第67話

『ペケジェー、そんなこと聞いてどうするつもりだ?』

「いいから教えて」

『うむ…、どうも入院棟の談話室らしいんだが…』

「入院棟の談話室って言っても、5階から8階の4カ所ありますよ。もし、7階か8階だったらその階に避難している、動けない患者さんと病院のスタッフの命が危ない」


 耳を寄せて聞いていた翔子が口を挟む。


「哲平、達也が見つけられれば、ガスが広がるのを防げるって…」

『そうか、それなら逃げるわけにもいかないな…こいつにもう一回溺れてもらうか』


 翔子も達也も、哲平と犯人の間で何が行われているのか理解できなかった。


 その時だ。翔子は自分のジャンパーの裾を引かれるのを感じた。見るといつの間に来たのだろう、5歳くらいの男の子が翔子と達也の後ろに立っていた。翔子が哲平の名を呼ぶ声を聞いて、母の手を振り切って駆け寄ってきたのだ。
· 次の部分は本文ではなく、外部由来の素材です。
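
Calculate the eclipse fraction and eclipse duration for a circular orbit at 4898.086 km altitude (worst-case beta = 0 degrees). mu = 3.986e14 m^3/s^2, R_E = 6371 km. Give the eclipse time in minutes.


r = 11269.0860 km
T = 198.4235 min
Eclipse fraction = arcsin(R_E/r)/pi = arcsin(6371.0000/11269.0860)/pi
= arcsin(0.565352)/pi = 0.1912596
Eclipse duration = 0.1912596 * 198.4235 = 37.9504 min

37.9504 minutes


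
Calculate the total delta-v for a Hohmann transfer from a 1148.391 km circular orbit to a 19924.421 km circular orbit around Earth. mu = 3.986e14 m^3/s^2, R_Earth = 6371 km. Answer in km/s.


r1 = 7519.3910 km = 7.519391e+06 m
r2 = 26295.4210 km = 2.6295421e+07 m
dv1 = sqrt(mu/r1)*(sqrt(2*r2/(r1+r2)) - 1) = 1799.0844 m/s
dv2 = sqrt(mu/r2)*(1 - sqrt(2*r1/(r1+r2))) = 1296.9373 m/s
total dv = |dv1| + |dv2| = 1799.0844 + 1296.9373 = 3096.0217 m/s = 3.0960 km/s

3.0960 km/s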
「坊や、この病院は危ないから、お母さんと早く外に出なさい」


 駆け寄るお母さんを指差しながら翔子がその子に諭すが、男の子は頑として聞かない。


『どうしたんだ?』


 哲平の問いに翔子が答える。


「今ここに男の子がいて、外へ行けと言っても聞かないの。でも変ね…お兄ちゃんのジャンパー着てるわ」

『コッペイか?おい、その子を電話に出せ』


 哲平が慌てて翔子に叫ぶと、コッペイに言い聞かせる。


『危ないから早く母さんと外に出ろ。副隊長の命令だ。…えっ?』


 コッペイは、自分が見たショッカーのことを哲平に告げた。


『そうか、わかった…そこにお母さんがいるか?替わってくれ』


 コッペイは大きな声でうんと返事をすると、携帯をミカに渡した。

 ミカは哲平に話すコッペイの言葉を聞いて、電話をかけさせなかった自分が、いかに取り返しのつかないことをしていたのかを悟った。
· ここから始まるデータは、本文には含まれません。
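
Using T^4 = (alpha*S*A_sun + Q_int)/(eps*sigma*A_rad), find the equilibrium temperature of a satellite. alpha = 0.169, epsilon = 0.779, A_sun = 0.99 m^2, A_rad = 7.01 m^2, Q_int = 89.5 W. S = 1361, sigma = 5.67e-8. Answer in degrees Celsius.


Numerator = alpha*S*A_sun + Q_int = 0.169*1361*0.99 + 89.5 = 317.2089 W
Denominator = eps*sigma*A_rad = 0.779*5.67e-8*7.01 = 3.0962679e-07 W/K^4
T^4 = 1.0244879e+09 K^4
T = 178.9067 K = -94.2433 C

-94.2433 degrees Celsius


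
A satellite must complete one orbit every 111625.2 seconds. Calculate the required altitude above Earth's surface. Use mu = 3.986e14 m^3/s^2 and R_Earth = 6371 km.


T = 111625.2 s
r = (mu*T^2/(4*pi^2))^(1/3) = (3.986e14 * 111625.2^2 / (4*pi^2))^(1/3)
r = 5.0107264e+07 m = 50107.2636 km
alt = r - R_E = 50107.2636 - 6371 = 43736.2636 km

43736.2636 km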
『ミカさん。コッペイは犯人がソマンを隠した場所を見たそうです。しかし、そこまで案内させるような危ない真似は出来ません。ミカさんがコッペイから詳しく聞いて、そこにいるふたりに知らせてください』

「そんな余裕はないんでしょう?」

『えっ?』

「私も付いてコッペイに案内させます」

『やめてください。そんな恐ろしいことを…』

「恐ろしいことに勇気を持って立ち向かうことを、私たちに教えたのは哲平さんですよ」

『そんな…』


 ミカは携帯を切って、コッペイを抱きかかえた。そして、翔子と達也と連れだって談話室へ駆けだした。

 途中階段を駆け上りながら、コッペイの記憶では何階の談話室だったか、あいまいであることがわかった。とりあえず、5階の談話室へ急ぐ。

 談話室へ到着すると、コッペイはすぐに自販機の横のゴミ箱を指し示した。翔子と達也がそのゴミ箱に飛びついて中を確認したが、それらしきものは見当たらない。


「お母さん。談話室のどこに隠したのかはコッペイくんのお陰で解りました。これから全階の談話室に駆けあがるには、翔子さんとふたりの方が早い。お母さんはコッペイくんと病院を離れてください。あと7分です」


 達也の言葉に納得したミカは、翔子と達也にお辞儀をするとコッペイを抱きかかえて病院の出口に向かった。


 翔子と達也はまた階段を駆け上がった。6階、そして、7階の談話室にたどり着いた時、ふたりはようやくゴミ箱の中に黒いスポーツバッグがあるのを発見した。